Jack laughed, smiling brightly for the first time all evening. “Sure. You’re _years_ behind on birthday presents, after all.”

\--

The next few years weren’t easy. Being in different crews was weird, and Geoff just thanked the powers that be that his gang and Jack’s never really got into it with each other.

Regimes could change every day, though, and the little kingdom he was a part of crumbled suddenly. One day they were at the top of the world, and the next day people were dead and the boss’s apartment building was on fire. Geoff got out of there, considered leaving Los Santos entirely. Maybe Gus and Burnie would take him back—but no, hadn’t they moved to Texas or some shit? He considered groveling for a place in the gang Jack belonged to.

But he was tired of being at the bottom of the totem pole. Tired of being the guy who they trusted enough to plan the occasional heist but not trust enough to give any actual leadership to. He was bright, he knew, and he had made some strong connections over the years. He had people who would listen to him.

Only one person really mattered, though.

He showed up that night at Jack’s place, soaking wet from the sudden storm that had come through Los Santos and doused the remaining flames from the apartment fire.

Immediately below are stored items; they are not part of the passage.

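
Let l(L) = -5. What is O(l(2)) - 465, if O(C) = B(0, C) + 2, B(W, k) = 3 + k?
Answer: -465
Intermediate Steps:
O(C) = 5 + C (O(C) = (3 + C) + 2 = 5 + C)
O(l(2)) - 465 = (5 - 5) - 465 = 0 - 465 = -465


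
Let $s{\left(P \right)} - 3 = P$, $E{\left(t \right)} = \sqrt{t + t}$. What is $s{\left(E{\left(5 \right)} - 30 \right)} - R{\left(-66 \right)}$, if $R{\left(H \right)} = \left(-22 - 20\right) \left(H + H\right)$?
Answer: $-5571 + \sqrt{10} \approx -5567.8$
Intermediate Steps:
$E{\left(t \right)} = \sqrt{2} \sqrt{t}$ ($E{\left(t \right)} = \sqrt{2 t} = \sqrt{2} \sqrt{t}$)
$s{\left(P \right)} = 3 + P$
$R{\left(H \right)} = - 84 H$ ($R{\left(H \right)} = - 42 \cdot 2 H = - 84 H$)
$s{\left(E{\left(5 \right)} - 30 \right)} - R{\left(-66 \right)} = \left(3 - \left(30 - \sqrt{2} \sqrt{5}\right)\right) - \left(-84\right) \left(-66\right) = \left(3 - \left(30 - \sqrt{10}\right)\right) - 5544 = \left(-27 + \sqrt{10}\right) - 5544 = -5571 + \sqrt{10}$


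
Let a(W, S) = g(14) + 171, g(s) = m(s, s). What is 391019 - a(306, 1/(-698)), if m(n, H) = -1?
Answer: 390849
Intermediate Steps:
g(s) = -1
a(W, S) = 170 (a(W, S) = -1 + 171 = 170)
391019 - a(306, 1/(-698)) = 391019 - 1*170 = 391019 - 170 = 390849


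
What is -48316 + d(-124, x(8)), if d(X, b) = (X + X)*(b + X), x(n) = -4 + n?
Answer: -18556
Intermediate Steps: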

“Hey,” he said when she opened the door. “Mind if I crash here tonight?”

She had to have heard the news—word travelled fast in this city—but she opened her door wide for him. “My couch is free,” she said. “You in trouble?”

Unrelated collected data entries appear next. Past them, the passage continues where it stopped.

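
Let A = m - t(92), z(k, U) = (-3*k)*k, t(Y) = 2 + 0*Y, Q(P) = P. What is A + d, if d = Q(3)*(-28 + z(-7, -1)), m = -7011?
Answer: -7538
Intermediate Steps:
t(Y) = 2 (t(Y) = 2 + 0 = 2)
z(k, U) = -3*k**2
d = -525 (d = 3*(-28 - 3*(-7)**2) = 3*(-28 - 3*49) = 3*(-28 - 147) = 3*(-175) = -525)
A = -7013 (A = -7011 - 1*2 = -7011 - 2 = -7013)
A + d = -7013 - 525 = -7538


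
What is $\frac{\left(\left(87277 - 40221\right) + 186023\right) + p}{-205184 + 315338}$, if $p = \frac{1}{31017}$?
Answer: $\frac{3614705672}{1708323309} \approx 2.1159$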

He shook his head, getting water all over her floor. She disappeared around the corner for a moment and came back with a towel. “Nah,” he said as he rubbed his hair. “Not in trouble. Well, no less than anyone else in my crew is.”

“I heard the news,” she said. “You want me to put in a good word for you?”

“I don’t want to start back all over again,” he said. “Not with another boss.” He looked up at her. “I think I want to start my own crew.”

Jack smiled and shook her head. “You’re getting old and want to settle down now?”

Geoff laughed. “Something like that.” He looked over at her. “I wanted to know, actually, if you wanted to join me. We could be pretty awesome together.”

Jack grinned, her smile as sharp as knives. “We could, couldn’t we?”